7Concernant la stratégie méthodologique que j’ai mise en œuvre dans La Lutte pour la reconnaissance pour identifier les principaux types de cadres sociaux de la reconnaissance, on peut sans doute dire que j’adoptais une démarche utilisant les « types idéaux » wébériens et l’« équilibre réfléchi » rawlsien : c’est par l’intermédiaire d’allers et retours entre nos intuitions normatives, les résultats des enquêtes empiriques et les recherches historiques que j’ai cherché à styliser trois cadres de reconnaissance mutuelle dont j’ai pensé qu’ils étaient liés conjointement au développement de l’autonomie ou de l’identité personnelle. Le défaut principal de cette démarche tenait au fait qu’on ne pouvait pas vraiment déterminer si ces cadres de reconnaissance avaient un statut historique ou anthropologique, ni comment ils devaient être précisément compris, s’ils contribuaient à la formation de l’identité ou à des formes spécifiques de liberté. Ces conséquences problématiques ne retirent cependant rien à la pertinence de la démarche consistant à identifier ces formes de reconnaissance dans une mise en rapport entre, d’une part, les intuitions normatives fondées sur des convictions morales et, d’autre part, les résultats des recherches empiriques des disciplines scientifiques appropriées dans ce contexte. Je considère toujours cette démarche comme pertinente lorsqu’il s’agit de construire une théorie sociale et dans Le Droit de la liberté (2011), j’ai continué à la mettre en œuvre tout en la désignant sous le concept de « reconstruction normative ».

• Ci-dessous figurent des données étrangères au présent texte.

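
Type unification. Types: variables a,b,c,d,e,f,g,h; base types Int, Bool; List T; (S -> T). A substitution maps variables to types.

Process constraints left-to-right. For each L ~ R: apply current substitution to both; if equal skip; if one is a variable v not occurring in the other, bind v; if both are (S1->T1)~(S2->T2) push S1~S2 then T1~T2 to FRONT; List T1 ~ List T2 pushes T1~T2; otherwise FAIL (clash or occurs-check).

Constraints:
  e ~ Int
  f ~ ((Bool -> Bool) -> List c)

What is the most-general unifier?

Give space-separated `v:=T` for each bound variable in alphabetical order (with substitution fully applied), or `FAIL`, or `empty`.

step 1: unify e ~ Int  [subst: {-} | 1 pending]
  bind e := Int
step 2: unify f ~ ((Bool -> Bool) -> List c)  [subst: {e:=Int} | 0 pending]
  bind f := ((Bool -> Bool) -> List c)

Answer: e:=Int f:=((Bool -> Bool) -> List c)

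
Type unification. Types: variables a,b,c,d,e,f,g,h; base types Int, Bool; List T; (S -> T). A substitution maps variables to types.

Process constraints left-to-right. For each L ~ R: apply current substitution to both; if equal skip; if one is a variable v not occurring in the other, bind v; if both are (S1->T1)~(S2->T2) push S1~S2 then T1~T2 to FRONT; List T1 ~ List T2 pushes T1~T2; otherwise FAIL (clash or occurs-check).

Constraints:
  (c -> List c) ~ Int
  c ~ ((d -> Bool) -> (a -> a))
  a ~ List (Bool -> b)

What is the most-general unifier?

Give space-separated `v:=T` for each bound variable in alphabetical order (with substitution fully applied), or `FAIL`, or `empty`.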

8Votre théorie de la reconnaissance a été mobilisée dans des recherches empiriques dans différentes sciences sociales, et pas seulement dans les recherches interdisciplinaires que vous avez cherché à promouvoir en tant que directeur de l’Institut de recherche sociales de Francfort. Comment décririez‑vous la nature, les formes et la portée de ces différents usages empiriques de votre théorie de la reconnaissance ?

  • 1  Shane O`Neill & Nicholas H. Smith (dir.), Recognition Theory as Social Research. Investigating the (...)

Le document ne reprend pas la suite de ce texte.